THE recent bouts of volatility in the local markets—particularly in the stock and foreign-exchange markets—brought about by developments in the global front are seen to have no significant effect on the country’s economy down the line, an international research institution said.
“Admittedly, the Philippines has been caught up in the recent market turmoil. Its stock market fell sharply on Monday [last week], and it is down by almost 6 percent [in the previous week]. However, the declines so far are unlikely to be enough to make much difference to the real economy,” Capital Economics for Emerging Asia said.
In the previous week, the stock market and the foreign-exchange market both hit steep drops, following the recent news from China’s domestic economy, particularly on the devaluation of its currency and the slump of its manufacturing data.
Likewise, Bloomberg said in a recent article that its most recent Bloomberg-JPMorgan Asia Dollar Index showed that the Philippines moved along the pack in the movement of currencies in August this year.
“Vietnam’s dong lost 2.9 percent in August, heading for its biggest decline since February 2011, as
authorities devalued the currency for the third time this year and also widened its trading band in response to China’s depreciation.
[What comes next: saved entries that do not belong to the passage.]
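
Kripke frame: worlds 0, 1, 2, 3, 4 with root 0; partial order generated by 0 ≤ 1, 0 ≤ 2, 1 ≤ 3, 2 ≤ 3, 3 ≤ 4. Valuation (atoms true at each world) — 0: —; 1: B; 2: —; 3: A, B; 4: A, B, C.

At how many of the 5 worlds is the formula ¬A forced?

0

0: does not force it — 0 ⊮ ¬A since 3 is accessible from 0 and 3 ⊩ A.
1: does not force it — 1 ⊮ ¬A since 3 is accessible from 1 and 3 ⊩ A.
2: does not force it — 2 ⊮ ¬A since 3 is accessible from 2 and 3 ⊩ A.
3: does not force it.
4: does not force it.
Worlds forcing the formula: { }.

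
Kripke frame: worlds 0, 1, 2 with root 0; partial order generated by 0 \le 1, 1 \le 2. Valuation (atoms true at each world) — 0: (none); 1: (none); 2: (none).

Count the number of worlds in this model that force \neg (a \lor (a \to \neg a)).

0

0: does not force it — 0 \nVdash \neg (a \lor (a \to \neg a)) since 0 is accessible from 0 and 0 \Vdash a \lor (a \to \neg a).
1: does not force it.
2: does not force it.
Worlds forcing the formula: { }.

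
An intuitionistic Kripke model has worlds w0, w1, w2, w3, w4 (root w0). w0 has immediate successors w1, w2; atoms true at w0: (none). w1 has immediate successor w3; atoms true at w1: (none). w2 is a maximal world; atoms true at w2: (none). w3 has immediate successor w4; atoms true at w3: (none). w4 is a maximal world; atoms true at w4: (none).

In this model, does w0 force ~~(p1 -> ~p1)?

w0 ||- ~~(p1 -> ~p1): no world accessible from w0 forces ~(p1 -> ~p1).

Yes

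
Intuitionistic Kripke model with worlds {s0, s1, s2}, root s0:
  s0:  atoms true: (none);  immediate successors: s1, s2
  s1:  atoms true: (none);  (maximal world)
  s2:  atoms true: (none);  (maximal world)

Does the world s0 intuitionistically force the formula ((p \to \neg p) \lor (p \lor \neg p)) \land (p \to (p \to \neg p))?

Yes

s0 \Vdash ((p \to \neg p) \lor (p \lor \neg p)) \land (p \to (p \to \neg p)) since s0 forces both conjuncts.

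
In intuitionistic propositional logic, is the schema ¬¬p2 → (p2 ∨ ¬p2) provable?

No

This is a variant of double-negation elimination (deriving excluded middle from double negation), which is not intuitionistically valid.
A Kripke countermodel: worlds a, b; order generated by a ≤ b; atoms true at each world — a:{}; b:{p2}.
a ⊮ ¬¬p2 → (p2 ∨ ¬p2): already at a itself, a ⊩ ¬¬p2 but a ⊮ p2 ∨ ¬p2.
a ⊮ p2 ∨ ¬p2: neither disjunct is forced at a.
a lacks atom p2, so a ⊮ p2.
So the root a does not force the formula.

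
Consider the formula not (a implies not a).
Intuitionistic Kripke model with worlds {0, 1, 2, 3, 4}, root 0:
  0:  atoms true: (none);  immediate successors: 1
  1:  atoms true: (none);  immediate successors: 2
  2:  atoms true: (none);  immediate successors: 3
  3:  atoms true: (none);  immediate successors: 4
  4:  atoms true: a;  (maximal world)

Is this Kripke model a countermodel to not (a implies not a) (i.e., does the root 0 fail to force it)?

0 forces not (a implies not a): no world accessible from 0 forces a implies not a.
So the root 0 forces not (a implies not a); the model is not a countermodel.

No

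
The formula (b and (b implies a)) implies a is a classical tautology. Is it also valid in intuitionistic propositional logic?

This is modus ponens in implicational form, which is intuitionistically derivable.
If a world forces b and b implies a, then applying the implication at that world (which is accessible from itself) gives a.

Yes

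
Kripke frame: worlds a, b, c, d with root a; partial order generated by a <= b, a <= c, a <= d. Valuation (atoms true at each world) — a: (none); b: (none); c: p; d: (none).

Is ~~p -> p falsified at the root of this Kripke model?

No

a ||- ~~p -> p: every world accessible from a that forces ~~p (namely c) also forces p.
So the root a forces ~~p -> p; the model is not a countermodel.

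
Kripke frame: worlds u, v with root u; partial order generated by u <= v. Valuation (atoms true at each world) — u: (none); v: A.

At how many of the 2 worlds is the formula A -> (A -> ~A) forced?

0

u: does not force it — u ||-/- A -> (A -> ~A): at the accessible world v, v ||- A but v ||-/- A -> ~A.
v: does not force it — v ||-/- A -> (A -> ~A): already at v itself, v ||- A but v ||-/- A -> ~A.
Worlds forcing the formula: { }.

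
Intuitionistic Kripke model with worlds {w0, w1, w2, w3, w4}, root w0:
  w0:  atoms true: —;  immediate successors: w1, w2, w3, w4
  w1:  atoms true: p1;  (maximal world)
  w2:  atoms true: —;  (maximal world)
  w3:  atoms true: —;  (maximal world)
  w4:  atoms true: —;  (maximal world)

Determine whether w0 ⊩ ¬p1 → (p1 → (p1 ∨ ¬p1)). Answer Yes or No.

Yes

w0 ⊩ ¬p1 → (p1 → (p1 ∨ ¬p1)): every world accessible from w0 that forces ¬p1 (namely w2, w3, w4) also forces p1 → (p1 ∨ ¬p1).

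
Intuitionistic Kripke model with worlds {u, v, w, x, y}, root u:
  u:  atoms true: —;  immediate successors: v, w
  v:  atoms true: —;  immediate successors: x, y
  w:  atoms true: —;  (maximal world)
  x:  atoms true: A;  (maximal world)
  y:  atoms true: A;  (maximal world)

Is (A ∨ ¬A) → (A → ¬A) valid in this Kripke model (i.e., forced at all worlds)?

Not every world: u ⊮ (A ∨ ¬A) → (A → ¬A).
u ⊮ (A ∨ ¬A) → (A → ¬A): at the accessible world x, x ⊩ A ∨ ¬A but x ⊮ A → ¬A.
x ⊮ A → ¬A: already at x itself, x ⊩ A but x ⊮ ¬A.

No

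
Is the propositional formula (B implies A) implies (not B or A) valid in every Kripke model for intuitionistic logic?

No

This is the material-implication-as-disjunction principle, which is not intuitionistically valid.
A Kripke countermodel: worlds u0, u1; order generated by u0 <= u1; atoms true at each world — u0:{}; u1:{A,B}.
u0 does not force (B implies A) implies (not B or A): already at u0 itself, u0 forces B implies A but u0 does not force not B or A.
u0 does not force not B or A: neither disjunct is forced at u0.
u0 does not force not B since u1 is accessible from u0 and u1 forces B.
So the root u0 does not force the formula.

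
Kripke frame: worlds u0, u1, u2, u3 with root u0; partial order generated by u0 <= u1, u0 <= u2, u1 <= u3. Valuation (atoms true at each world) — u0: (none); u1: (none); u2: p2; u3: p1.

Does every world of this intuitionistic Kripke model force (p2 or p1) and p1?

No

Not every world: u0 does not force (p2 or p1) and p1.
u0 does not force (p2 or p1) and p1 since u0 fails p2 or p1.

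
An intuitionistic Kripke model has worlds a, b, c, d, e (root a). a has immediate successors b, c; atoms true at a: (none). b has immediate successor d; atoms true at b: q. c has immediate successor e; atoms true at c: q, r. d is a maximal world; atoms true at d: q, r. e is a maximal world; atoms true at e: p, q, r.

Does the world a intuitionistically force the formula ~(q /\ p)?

a ||-/- ~(q /\ p) since e is accessible from a and e ||- q /\ p.
e ||- q /\ p since e forces both conjuncts.

No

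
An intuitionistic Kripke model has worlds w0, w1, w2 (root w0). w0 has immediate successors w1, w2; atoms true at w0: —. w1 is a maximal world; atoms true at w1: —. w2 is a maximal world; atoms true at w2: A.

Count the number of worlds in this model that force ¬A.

w0: does not force it — w0 ⊮ ¬A since w2 is accessible from w0 and w2 ⊩ A.
w1: forces it.
w2: does not force it — w2 ⊮ ¬A since w2 is accessible from w2 and w2 ⊩ A.
Worlds forcing the formula: {w1}.

1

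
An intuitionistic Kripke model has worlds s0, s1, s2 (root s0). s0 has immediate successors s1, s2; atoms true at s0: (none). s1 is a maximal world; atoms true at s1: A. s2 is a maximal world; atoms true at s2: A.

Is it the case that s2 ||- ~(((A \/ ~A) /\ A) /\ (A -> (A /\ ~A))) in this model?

s2 ||- ~(((A \/ ~A) /\ A) /\ (A -> (A /\ ~A))): no world accessible from s2 forces ((A \/ ~A) /\ A) /\ (A -> (A /\ ~A)).

Yes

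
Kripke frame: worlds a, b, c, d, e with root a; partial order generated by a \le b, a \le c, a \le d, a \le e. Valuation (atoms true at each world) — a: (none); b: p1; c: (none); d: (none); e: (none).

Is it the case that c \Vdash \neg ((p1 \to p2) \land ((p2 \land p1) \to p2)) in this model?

c \nVdash \neg ((p1 \to p2) \land ((p2 \land p1) \to p2)) since c is accessible from c and c \Vdash (p1 \to p2) \land ((p2 \land p1) \to p2).
c \Vdash (p1 \to p2) \land ((p2 \land p1) \to p2) since c forces both conjuncts.

No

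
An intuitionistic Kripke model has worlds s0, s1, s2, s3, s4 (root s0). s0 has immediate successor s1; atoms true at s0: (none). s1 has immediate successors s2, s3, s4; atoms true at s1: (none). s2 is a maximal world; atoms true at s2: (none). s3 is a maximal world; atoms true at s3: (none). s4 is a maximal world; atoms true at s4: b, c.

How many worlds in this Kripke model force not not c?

1

s0: does not force it — s0 does not force not not c since s2 is accessible from s0 and s2 forces not c.
s1: does not force it — s1 does not force not not c since s2 is accessible from s1 and s2 forces not c.
s2: does not force it.
s3: does not force it.
s4: forces it.
Worlds forcing the formula: {s4}.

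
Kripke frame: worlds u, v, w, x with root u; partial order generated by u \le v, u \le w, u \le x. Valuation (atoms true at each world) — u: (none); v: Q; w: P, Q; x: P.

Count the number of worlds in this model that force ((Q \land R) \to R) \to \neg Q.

u: does not force it — u \nVdash ((Q \land R) \to R) \to \neg Q: already at u itself, u \Vdash (Q \land R) \to R but u \nVdash \neg Q.
v: does not force it — v \nVdash ((Q \land R) \to R) \to \neg Q: already at v itself, v \Vdash (Q \land R) \to R but v \nVdash \neg Q.
w: does not force it.
x: forces it.
Worlds forcing the formula: {x}.

1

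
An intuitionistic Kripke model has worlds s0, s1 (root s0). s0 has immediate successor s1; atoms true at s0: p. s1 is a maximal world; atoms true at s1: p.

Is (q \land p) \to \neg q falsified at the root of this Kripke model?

s0 \Vdash (q \land p) \to \neg q vacuously: no world accessible from s0 forces the antecedent q \land p.
So the root s0 forces (q \land p) \to \neg q; the model is not a countermodel.

No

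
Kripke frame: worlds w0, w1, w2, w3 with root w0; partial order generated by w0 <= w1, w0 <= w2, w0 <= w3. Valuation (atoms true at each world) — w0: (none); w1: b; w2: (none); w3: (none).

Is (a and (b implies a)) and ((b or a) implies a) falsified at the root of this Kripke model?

Yes

w0 does not force (a and (b implies a)) and ((b or a) implies a) since w0 fails a and (b implies a).
So the root w0 does not force (a and (b implies a)) and ((b or a) implies a); the model is a countermodel.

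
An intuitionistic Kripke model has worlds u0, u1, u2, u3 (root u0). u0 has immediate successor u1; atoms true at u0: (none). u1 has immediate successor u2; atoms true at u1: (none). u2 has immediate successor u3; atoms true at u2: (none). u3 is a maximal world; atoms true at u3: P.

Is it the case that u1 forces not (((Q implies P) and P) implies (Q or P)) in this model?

u1 does not force not (((Q implies P) and P) implies (Q or P)) since u1 is accessible from u1 and u1 forces ((Q implies P) and P) implies (Q or P).
u1 forces ((Q implies P) and P) implies (Q or P): every world accessible from u1 that forces (Q implies P) and P (namely u3) also forces Q or P.

No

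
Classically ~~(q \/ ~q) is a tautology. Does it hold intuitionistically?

This is the double negation of excluded middle, which is intuitionistically derivable.
Assuming ~(q \/ ~q): from q we'd get q \/ ~q, so ~q; but then q \/ ~q again — contradiction. Hence ~~(q \/ ~q).

Yes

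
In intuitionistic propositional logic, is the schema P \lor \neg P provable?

No

This is the law of excluded middle, which is not intuitionistically valid.
A Kripke countermodel: worlds 0, 1; order generated by 0 \le 1; atoms true at each world — 0:{}; 1:{P}.
0 \nVdash P \lor \neg P: neither disjunct is forced at 0.
0 lacks atom P, so 0 \nVdash P.
So the root 0 does not force the formula.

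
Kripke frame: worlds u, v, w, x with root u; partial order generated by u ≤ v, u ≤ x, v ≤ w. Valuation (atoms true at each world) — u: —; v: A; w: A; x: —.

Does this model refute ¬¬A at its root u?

u ⊮ ¬¬A since x is accessible from u and x ⊩ ¬A.
x ⊩ ¬A: no world accessible from x forces A.
So the root u does not force ¬¬A; the model is a countermodel.

Yes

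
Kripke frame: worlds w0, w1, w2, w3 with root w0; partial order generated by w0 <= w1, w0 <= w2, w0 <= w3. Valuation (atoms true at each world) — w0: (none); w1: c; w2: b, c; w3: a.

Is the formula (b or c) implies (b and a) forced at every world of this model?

Not every world: w0 does not force (b or c) implies (b and a).
w0 does not force (b or c) implies (b and a): at the accessible world w1, w1 forces b or c but w1 does not force b and a.
w1 does not force b and a since w1 fails b.

No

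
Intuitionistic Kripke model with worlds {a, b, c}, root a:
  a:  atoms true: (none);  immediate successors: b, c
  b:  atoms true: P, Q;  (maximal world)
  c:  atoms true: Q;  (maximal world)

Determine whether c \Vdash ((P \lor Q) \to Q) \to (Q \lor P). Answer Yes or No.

Yes

c \Vdash ((P \lor Q) \to Q) \to (Q \lor P): every world accessible from c that forces (P \lor Q) \to Q (namely c) also forces Q \lor P.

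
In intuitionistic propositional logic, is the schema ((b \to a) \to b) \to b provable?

This is Peirce's law, which is not intuitionistically valid.
A Kripke countermodel: worlds u0, u1; order generated by u0 \le u1; atoms true at each world — u0:{}; u1:{b}.
u0 \nVdash ((b \to a) \to b) \to b: already at u0 itself, u0 \Vdash (b \to a) \to b but u0 \nVdash b.
u0 lacks atom b, so u0 \nVdash b.
So the root u0 does not force the formula.

No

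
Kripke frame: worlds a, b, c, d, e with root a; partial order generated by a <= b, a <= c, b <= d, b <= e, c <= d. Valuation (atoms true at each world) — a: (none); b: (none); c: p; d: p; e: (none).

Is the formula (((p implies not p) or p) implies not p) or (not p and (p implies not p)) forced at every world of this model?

Not every world: a does not force (((p implies not p) or p) implies not p) or (not p and (p implies not p)).
a does not force (((p implies not p) or p) implies not p) or (not p and (p implies not p)): neither disjunct is forced at a.
a does not force ((p implies not p) or p) implies not p: at the accessible world c, c forces (p implies not p) or p but c does not force not p.

No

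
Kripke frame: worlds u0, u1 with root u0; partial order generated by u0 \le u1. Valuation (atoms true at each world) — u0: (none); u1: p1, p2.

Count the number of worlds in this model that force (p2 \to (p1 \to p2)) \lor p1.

u0: forces it.
u1: forces it.
Worlds forcing the formula: {u0, u1}.

2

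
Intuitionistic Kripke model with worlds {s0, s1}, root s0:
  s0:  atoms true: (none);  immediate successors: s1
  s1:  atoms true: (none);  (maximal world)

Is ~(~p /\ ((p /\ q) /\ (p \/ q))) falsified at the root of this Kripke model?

s0 ||- ~(~p /\ ((p /\ q) /\ (p \/ q))): no world accessible from s0 forces ~p /\ ((p /\ q) /\ (p \/ q)).
So the root s0 forces ~(~p /\ ((p /\ q) /\ (p \/ q))); the model is not a countermodel.

No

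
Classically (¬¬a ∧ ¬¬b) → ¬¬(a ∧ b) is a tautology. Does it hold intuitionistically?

This is the distribution of double negation over conjunction, which is intuitionistically derivable.
Assume ¬¬a, ¬¬b, and ¬(a ∧ b). From a we'd get ¬b (since a ∧ b is refuted), contradicting ¬¬b; so ¬a, contradicting ¬¬a.

Yes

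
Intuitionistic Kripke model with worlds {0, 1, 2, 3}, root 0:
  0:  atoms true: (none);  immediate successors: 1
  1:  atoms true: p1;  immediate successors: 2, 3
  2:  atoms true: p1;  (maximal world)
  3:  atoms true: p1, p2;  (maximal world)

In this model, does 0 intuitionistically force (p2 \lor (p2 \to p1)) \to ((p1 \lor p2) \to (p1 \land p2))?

No

0 \nVdash (p2 \lor (p2 \to p1)) \to ((p1 \lor p2) \to (p1 \land p2)): already at 0 itself, 0 \Vdash p2 \lor (p2 \to p1) but 0 \nVdash (p1 \lor p2) \to (p1 \land p2).
0 \nVdash (p1 \lor p2) \to (p1 \land p2): at the accessible world 1, 1 \Vdash p1 \lor p2 but 1 \nVdash p1 \land p2.
1 \nVdash p1 \land p2 since 1 fails p2.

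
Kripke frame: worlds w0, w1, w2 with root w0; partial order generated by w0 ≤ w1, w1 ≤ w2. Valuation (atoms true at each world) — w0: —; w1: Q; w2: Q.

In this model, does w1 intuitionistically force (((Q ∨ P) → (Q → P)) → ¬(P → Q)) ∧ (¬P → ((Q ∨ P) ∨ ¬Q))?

Yes

w1 ⊩ (((Q ∨ P) → (Q → P)) → ¬(P → Q)) ∧ (¬P → ((Q ∨ P) ∨ ¬Q)) since w1 forces both conjuncts.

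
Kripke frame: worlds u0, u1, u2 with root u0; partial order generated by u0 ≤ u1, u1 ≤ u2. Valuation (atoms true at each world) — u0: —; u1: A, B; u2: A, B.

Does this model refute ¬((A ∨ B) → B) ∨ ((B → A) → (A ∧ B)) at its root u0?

u0 ⊮ ¬((A ∨ B) → B) ∨ ((B → A) → (A ∧ B)): neither disjunct is forced at u0.
u0 ⊮ ¬((A ∨ B) → B) since u0 is accessible from u0 and u0 ⊩ (A ∨ B) → B.
u0 ⊩ (A ∨ B) → B: every world accessible from u0 that forces A ∨ B (namely u1, u2) also forces B.
So the root u0 does not force ¬((A ∨ B) → B) ∨ ((B → A) → (A ∧ B)); the model is a countermodel.

Yes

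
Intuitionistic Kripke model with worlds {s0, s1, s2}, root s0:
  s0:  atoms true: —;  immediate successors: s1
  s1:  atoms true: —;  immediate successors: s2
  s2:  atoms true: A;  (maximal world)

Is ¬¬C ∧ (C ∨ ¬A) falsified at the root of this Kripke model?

Yes

s0 ⊮ ¬¬C ∧ (C ∨ ¬A) since s0 fails ¬¬C.
So the root s0 does not force ¬¬C ∧ (C ∨ ¬A); the model is a countermodel.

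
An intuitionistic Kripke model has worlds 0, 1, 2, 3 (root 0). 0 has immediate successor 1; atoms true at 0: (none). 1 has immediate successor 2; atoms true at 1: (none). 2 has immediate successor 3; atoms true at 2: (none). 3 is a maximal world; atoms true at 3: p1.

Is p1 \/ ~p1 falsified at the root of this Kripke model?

0 ||-/- p1 \/ ~p1: neither disjunct is forced at 0.
0 lacks atom p1, so 0 ||-/- p1.
So the root 0 does not force p1 \/ ~p1; the model is a countermodel.

Yes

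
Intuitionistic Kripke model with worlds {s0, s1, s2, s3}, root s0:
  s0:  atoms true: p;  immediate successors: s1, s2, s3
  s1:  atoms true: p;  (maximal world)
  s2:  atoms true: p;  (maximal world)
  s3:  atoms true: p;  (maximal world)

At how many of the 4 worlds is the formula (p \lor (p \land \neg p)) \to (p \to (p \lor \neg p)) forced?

s0: forces it.
s1: forces it.
s2: forces it.
s3: forces it.
Worlds forcing the formula: {s0, s1, s2, s3}.

4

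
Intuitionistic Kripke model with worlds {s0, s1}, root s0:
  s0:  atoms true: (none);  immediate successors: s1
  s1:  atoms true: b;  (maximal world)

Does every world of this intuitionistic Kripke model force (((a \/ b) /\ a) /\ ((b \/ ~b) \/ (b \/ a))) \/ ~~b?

s0 ||- (((a \/ b) /\ a) /\ ((b \/ ~b) \/ (b \/ a))) \/ ~~b via the disjunct ~~b.
Since the root s0 forces (((a \/ b) /\ a) /\ ((b \/ ~b) \/ (b \/ a))) \/ ~~b and forcing is persistent (monotone upward), every world forces it.

Yes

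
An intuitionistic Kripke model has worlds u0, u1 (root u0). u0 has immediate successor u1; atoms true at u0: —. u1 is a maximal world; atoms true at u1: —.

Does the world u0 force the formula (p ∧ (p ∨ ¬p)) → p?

Yes

u0 ⊩ (p ∧ (p ∨ ¬p)) → p vacuously: no world accessible from u0 forces the antecedent p ∧ (p ∨ ¬p).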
Elsewhere in Asia, India’s rupee weakened 3.2 percent against the dollar this month. Taiwan’s currency fell 2.6 percent, Thailand’s baht dropped 2.5 percent and the Philippine peso declined 2.2 percent,” Bloomberg said.
According to the research institution, the Philippines has nothing to worry amid the volatilities, as it remains relatively insulated from the shocks emanating from China.
“Among Asian economies, the Philippines has relatively little exposure to China’s domestic economy, concerns over which have been the main cause of the market sell-off. As far as the peso is concerned, the recent drop against the US dollar has been mild compared with those of other emerging-market currencies and is unlikely to worry the central bank,” Capital Economics said.
The research firm also expressed confidence that the country will be on the road to recovery, although the lower-than-expected results in the first half warrant a downgrade in growth forecast.
“In light of today’s slightly disappointing data, we are taking down our growth forecast for 2015 from 6 percent to 5.7 percent. However, that still factors in some further recovery over the coming quarters, and we are keeping our forecast for next year unchanged at 6.5 percent,” Capital Economics said.
“Conditions in the domestic economy look healthy, and a continued recovery in exports should help drive a further pick-up in growth over the coming quarters,” they added.